Andererseits können solche Lieferungen von sowohl militärisch als auch zivil nutzbaren Drohnen höchst brisant und heikel sein. Das hat auch Schiebel zu spüren bekommen. 2018 lieferte Schiebel Drohnen nach Myanmar, damals zur Vermessung und Verkehrsüberwachung. Problematisch wurde der Fall, als 2019 öffentlich wurde, dass diese Drohnen vom Militär in Myanmar genutzt wurden, das seine eigene Bevölkerung unterdrückte und brutal gegen die muslimische Minderheit der Rohynga vorging, wie profil damals berichtete.
Geld ja, Technologie nein
Der Fall um die Entminung in der Ukraine ist dennoch bemerkenswert. Einerseits hat Österreich versprochen, dafür sieben Millionen Euro bereitzustellen. Andererseits dürfen österreichische Unternehmen aber bisher weder Geräte noch Know-how liefern. Oder anders gesagt: Wir bezahlen mit Steuergeld für die Entminung, heimische Betriebe dürfen aber nicht davon profitieren.
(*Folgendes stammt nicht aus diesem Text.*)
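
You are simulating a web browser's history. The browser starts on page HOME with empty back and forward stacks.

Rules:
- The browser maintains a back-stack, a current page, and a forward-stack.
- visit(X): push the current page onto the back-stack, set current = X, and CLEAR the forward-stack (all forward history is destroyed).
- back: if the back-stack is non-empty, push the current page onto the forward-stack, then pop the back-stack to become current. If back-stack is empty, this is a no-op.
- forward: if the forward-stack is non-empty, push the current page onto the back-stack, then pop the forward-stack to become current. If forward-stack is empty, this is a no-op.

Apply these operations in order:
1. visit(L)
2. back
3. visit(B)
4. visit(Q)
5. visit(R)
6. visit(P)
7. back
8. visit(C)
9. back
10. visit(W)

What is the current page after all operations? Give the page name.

Answer: W

Derivation:
After 1 (visit(L)): cur=L back=1 fwd=0
After 2 (back): cur=HOME back=0 fwd=1
After 3 (visit(B)): cur=B back=1 fwd=0
After 4 (visit(Q)): cur=Q back=2 fwd=0
After 5 (visit(R)): cur=R back=3 fwd=0
After 6 (visit(P)): cur=P back=4 fwd=0
After 7 (back): cur=R back=3 fwd=1
After 8 (visit(C)): cur=C back=4 fwd=0
After 9 (back): cur=R back=3 fwd=1
After 10 (visit(W)): cur=W back=4 fwd=0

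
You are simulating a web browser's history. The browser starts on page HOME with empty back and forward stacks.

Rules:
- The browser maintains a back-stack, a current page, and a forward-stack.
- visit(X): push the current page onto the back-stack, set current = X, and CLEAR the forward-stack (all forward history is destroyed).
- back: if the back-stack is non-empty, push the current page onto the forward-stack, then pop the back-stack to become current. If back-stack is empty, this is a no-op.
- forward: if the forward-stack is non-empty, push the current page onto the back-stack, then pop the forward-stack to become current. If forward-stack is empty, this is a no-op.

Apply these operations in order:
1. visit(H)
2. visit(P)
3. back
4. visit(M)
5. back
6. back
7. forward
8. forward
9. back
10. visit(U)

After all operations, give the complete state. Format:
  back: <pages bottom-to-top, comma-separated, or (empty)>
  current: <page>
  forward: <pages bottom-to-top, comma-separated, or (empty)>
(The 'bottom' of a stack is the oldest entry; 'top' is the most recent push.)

After 1 (visit(H)): cur=H back=1 fwd=0
After 2 (visit(P)): cur=P back=2 fwd=0
After 3 (back): cur=H back=1 fwd=1
After 4 (visit(M)): cur=M back=2 fwd=0
After 5 (back): cur=H back=1 fwd=1
After 6 (back): cur=HOME back=0 fwd=2
After 7 (forward): cur=H back=1 fwd=1
After 8 (forward): cur=M back=2 fwd=0
After 9 (back): cur=H back=1 fwd=1
After 10 (visit(U)): cur=U back=2 fwd=0

Answer: back: HOME,H
current: U
forward: (empty)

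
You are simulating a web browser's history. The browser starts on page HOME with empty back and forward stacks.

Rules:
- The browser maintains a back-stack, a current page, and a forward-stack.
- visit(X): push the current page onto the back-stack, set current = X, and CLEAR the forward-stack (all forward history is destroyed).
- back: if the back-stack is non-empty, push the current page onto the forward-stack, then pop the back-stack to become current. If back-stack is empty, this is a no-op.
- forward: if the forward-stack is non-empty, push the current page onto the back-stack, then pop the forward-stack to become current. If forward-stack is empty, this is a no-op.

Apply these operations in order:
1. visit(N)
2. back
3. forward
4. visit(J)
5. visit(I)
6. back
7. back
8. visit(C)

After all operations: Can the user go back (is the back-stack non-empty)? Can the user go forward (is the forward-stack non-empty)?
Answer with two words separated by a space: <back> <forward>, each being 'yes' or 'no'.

Answer: yes no

Derivation:
After 1 (visit(N)): cur=N back=1 fwd=0
After 2 (back): cur=HOME back=0 fwd=1
After 3 (forward): cur=N back=1 fwd=0
After 4 (visit(J)): cur=J back=2 fwd=0
After 5 (visit(I)): cur=I back=3 fwd=0
After 6 (back): cur=J back=2 fwd=1
After 7 (back): cur=N back=1 fwd=2
After 8 (visit(C)): cur=C back=2 fwd=0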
„In Österreich ist die Nachfrage nach Gütern im Bereich Sicherheit und Verteidigung gering. Gleichzeitig gelten bei Exporten in Drittländer strenge Bestimmungen, die das Geschäft zusätzlich regulieren“, meint Hecher. Diese Entwicklung steht in krassem Gegensatz zum globalen und europäischen Aufrüsten, von dem sich eigentlich auch die heimische Industrie hohe Profite erhofft.
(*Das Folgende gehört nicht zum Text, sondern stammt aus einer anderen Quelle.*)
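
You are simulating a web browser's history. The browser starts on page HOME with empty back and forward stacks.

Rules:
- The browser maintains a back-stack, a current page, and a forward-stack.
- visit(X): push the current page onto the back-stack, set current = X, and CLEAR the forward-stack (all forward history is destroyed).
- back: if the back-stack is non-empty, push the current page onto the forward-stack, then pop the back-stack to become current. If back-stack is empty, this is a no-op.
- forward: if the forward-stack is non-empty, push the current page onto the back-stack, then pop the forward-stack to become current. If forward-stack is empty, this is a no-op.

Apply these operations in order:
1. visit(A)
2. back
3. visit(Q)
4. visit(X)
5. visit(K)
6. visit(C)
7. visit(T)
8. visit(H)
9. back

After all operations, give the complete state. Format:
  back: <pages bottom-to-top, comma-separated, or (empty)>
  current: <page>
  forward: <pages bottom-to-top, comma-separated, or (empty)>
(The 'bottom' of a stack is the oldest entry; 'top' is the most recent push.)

Answer: back: HOME,Q,X,K,C
current: T
forward: H

Derivation:
After 1 (visit(A)): cur=A back=1 fwd=0
After 2 (back): cur=HOME back=0 fwd=1
After 3 (visit(Q)): cur=Q back=1 fwd=0
After 4 (visit(X)): cur=X back=2 fwd=0
After 5 (visit(K)): cur=K back=3 fwd=0
After 6 (visit(C)): cur=C back=4 fwd=0
After 7 (visit(T)): cur=T back=5 fwd=0
After 8 (visit(H)): cur=H back=6 fwd=0
After 9 (back): cur=T back=5 fwd=1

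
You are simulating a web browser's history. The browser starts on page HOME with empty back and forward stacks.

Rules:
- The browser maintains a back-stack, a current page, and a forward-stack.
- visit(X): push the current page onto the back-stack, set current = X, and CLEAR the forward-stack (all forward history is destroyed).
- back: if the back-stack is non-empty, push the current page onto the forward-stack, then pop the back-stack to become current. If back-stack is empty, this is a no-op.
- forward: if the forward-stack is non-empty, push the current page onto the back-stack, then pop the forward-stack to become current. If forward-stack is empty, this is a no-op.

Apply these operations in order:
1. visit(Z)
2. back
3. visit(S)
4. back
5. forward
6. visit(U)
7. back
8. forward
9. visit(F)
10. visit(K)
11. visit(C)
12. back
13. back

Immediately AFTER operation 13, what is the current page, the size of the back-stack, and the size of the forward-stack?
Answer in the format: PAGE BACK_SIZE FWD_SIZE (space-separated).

After 1 (visit(Z)): cur=Z back=1 fwd=0
After 2 (back): cur=HOME back=0 fwd=1
After 3 (visit(S)): cur=S back=1 fwd=0
After 4 (back): cur=HOME back=0 fwd=1
After 5 (forward): cur=S back=1 fwd=0
After 6 (visit(U)): cur=U back=2 fwd=0
After 7 (back): cur=S back=1 fwd=1
After 8 (forward): cur=U back=2 fwd=0
After 9 (visit(F)): cur=F back=3 fwd=0
After 10 (visit(K)): cur=K back=4 fwd=0
After 11 (visit(C)): cur=C back=5 fwd=0
After 12 (back): cur=K back=4 fwd=1
After 13 (back): cur=F back=3 fwd=2

F 3 2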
„Das offizielle Wording ist natürlich ein anderes, aber wir hören aus der Ukraine schon: Jene Firmen und Länder, die uns jetzt vollumfänglich unterstützen, sollen später auch am Wiederaufbau beteiligt werden.“
Hannes Hecher, Schiebel-Geschäftsführer
In der Ukraine war Österreich bis Kriegsbeginn der sechstgrößte Auslandsinvestor. Rund 200 heimische Betriebe haben eine Niederlassung vor Ort, viele weitere betreiben Geschäftsbeziehungen mit der Ukraine und möchten am Wiederaufbau mitverdienen. Österreich leistet wegen seiner Neutralität keine militärische Hilfe, aber sehr wohl humanitäre. Und es hat auch den Angriffskrieg Russlands verurteilt. Ob das reicht, um die Ukraine von Österreichs Solidarität zu überzeugen? „Das offizielle Wording ist natürlich ein anderes, aber wir hören aus der Ukraine schon: Jene Firmen und Länder, die uns jetzt vollumfänglich unterstützen, sollen später auch am Wiederaufbau beteiligt werden“, sagt Hecher. Und die anderen? Man wird es sehen.